Plus loin, il rappelle que la priorité de l’ONU aujourd’hui face à l’expansion du choléra est de « continuer de sauver des vies ». « Nous travaillons à rassurer la population, la maladie peut être soignée avec des traitements dispensés rapidement et quelques actions simples et claires », a-t-il dit en soulignant que les agences présentes sur le terrain avaient besoin de plus de fonds pour financer leurs opérations de secours.

« La stratégie de réponse à l’épidémie que nous avons lancée le mois dernier n’a été financée qu’à hauteur de 21%, Haïti a besoin de plus de médecins, d’infirmières, d’équipement médical et en a besoin en urgence », a insisté M. Ban.

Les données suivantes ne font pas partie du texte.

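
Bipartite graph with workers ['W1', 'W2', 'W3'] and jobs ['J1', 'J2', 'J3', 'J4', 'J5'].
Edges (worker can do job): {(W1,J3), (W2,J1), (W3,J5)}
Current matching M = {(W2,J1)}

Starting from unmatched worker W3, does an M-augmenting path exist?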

Enfin, se prononçant à nouveau sur le scrutin présidentiel et législatif du 28 novembre dont les résultats ont été violemment contestés par des partisans de candidats malheureux, le chef de l’ONU a exhorté « tous les candidats et leurs partisans à rester calmes et à éviter la violence ».

« Un second tour est prévu à la mi-janvier. Nous continuerons à soutenir des élections libres et équitables qui reflètent la volonté du peuple haïtien », a-t-il répété sans plus de précisions.